Dokonali też rzeczy najgorszej. Spowodowali, iż sędziowie zostali podzieleni na „waszych” i „naszych”. Przekonanie, iż w sądzie znajdziemy sprawiedliwość nie zależy od tego, czy mamy rację, ale od tego, na jakiego sędziego trafimy, jest coraz powszechniejsze i nikogo nie razi. Podobnie jak to, że sędziów władza może dobierać do rozpoznania sprawy w zależności od swego interesu, podobnie jak prokuratorów. Są to olbrzymie szkody mentalne w umysłach zwykłych obywateli, które będziemy odrabiali latami, jeżeli są one do odrobienia.

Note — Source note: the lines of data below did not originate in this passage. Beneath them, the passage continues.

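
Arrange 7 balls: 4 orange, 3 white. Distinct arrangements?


7!/(4!×3!) = 35

35


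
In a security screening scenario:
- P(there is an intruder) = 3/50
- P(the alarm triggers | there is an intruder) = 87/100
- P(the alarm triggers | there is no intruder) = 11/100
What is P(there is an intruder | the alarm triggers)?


Using Bayes' theorem:
P(A|B) = P(B|A)·P(A) / P(B)

P(the alarm triggers) = 87/100 × 3/50 + 11/100 × 47/50
= 261/5000 + 517/5000 = 389/2500

P(there is an intruder|the alarm triggers) = (261/5000) / (389/2500) = 261/778

P(there is an intruder|the alarm triggers) = 261/778 ≈ 33.55%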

Obecna działalność jako opozycji „Prawa i Sprawiedliwości” jest nadal destrukcyjna. Za swoich rządów uczynili takie spustoszenia ustrojowe, że dzisiaj demokratyczna władza chcąc naprawić Rzeczpospolitą, działając z poszanowaniem prawa nie jest w stanie zrobić tego szybko, czyli prawa nie szanując. Tym samym proces rozliczenia winnych tej zbrodni na Państwie idzie wolno, co powoduje irytację wyborców oczekujących na sprawiedliwość. A to z kolei przekłada się na poparcie polityczne. I już niektórzy przebąkują o powrocie PiS-u do władzy, bo obecna „sobie nie radzi”.

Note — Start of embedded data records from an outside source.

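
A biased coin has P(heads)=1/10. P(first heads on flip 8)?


Geometric: P(X=8) = (1-p)^(k-1)×p = (9/10)^7×1/10 = 4782969/100000000

P(X=8) = 4782969/100000000 ≈ 4.78%


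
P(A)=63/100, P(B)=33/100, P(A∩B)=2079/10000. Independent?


P(A)×P(B) = 2079/10000
P(A∩B) = 2079/10000
Equal ✓ → Independent

Yes, independent


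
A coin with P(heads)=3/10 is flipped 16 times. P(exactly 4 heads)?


Binomial: P(X=4) = C(16,4)×p^4×(1-p)^12
= 1820 × 81/10000 × 13841287201/1000000000000 = 102024127958571/500000000000000

P(X=4) = 102024127958571/500000000000000 ≈ 20.40%


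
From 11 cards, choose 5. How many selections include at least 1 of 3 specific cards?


Complement: C(11,5) - C(8,5) = 462 - 56 = 406

406


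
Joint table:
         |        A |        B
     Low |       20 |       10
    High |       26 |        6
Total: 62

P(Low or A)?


P(Low∨A) = P(Low) + P(A) - P(Low∧A)
= (30 + 46 - 20)/62 = 56/62 = 28/31

P = 28/31 ≈ 90.32%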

Słyszę głosy o możliwości wygrania przez nich wyborów prezydenckich, głosów nie do wyobrażenia jeszcze kilka miesięcy temu, mimo że ich kandydat w ważnej sprawie uciekiniera przestępcy Romanowskiego „uważa nic”, zresztą jak w każdej innej. Przepraszam, że w czasie świątecznym piszę w tonie tak minorowym, ale od rzeczywistości uciekać nie można, a święta to także czas refleksji. I rację ma profesor Sadurski, który od początku postulował opcję zerową. Unieważnić wszystkie szkodliwe dla Państwa regulacje uchwalone przez „zgraję” Kaczyńskiego. Odwołać nielegalnie wybranych sędziów TK i SN, wytrzebić z nominatów PiS-u prokuraturę itd., zamrozić płace, wyłączyć prąd, rozgonić na cztery wiatry i zbudować ustrój demokratyczny od nowa.
A tak na marginesie: Wesołych Świąt i nie rozmawiajcie przy stole o polityce, są rzeczy zdecydowanie ważniejsze jak zdrowie i powodzenie osobiste, czego Państwu serdecznie życzę.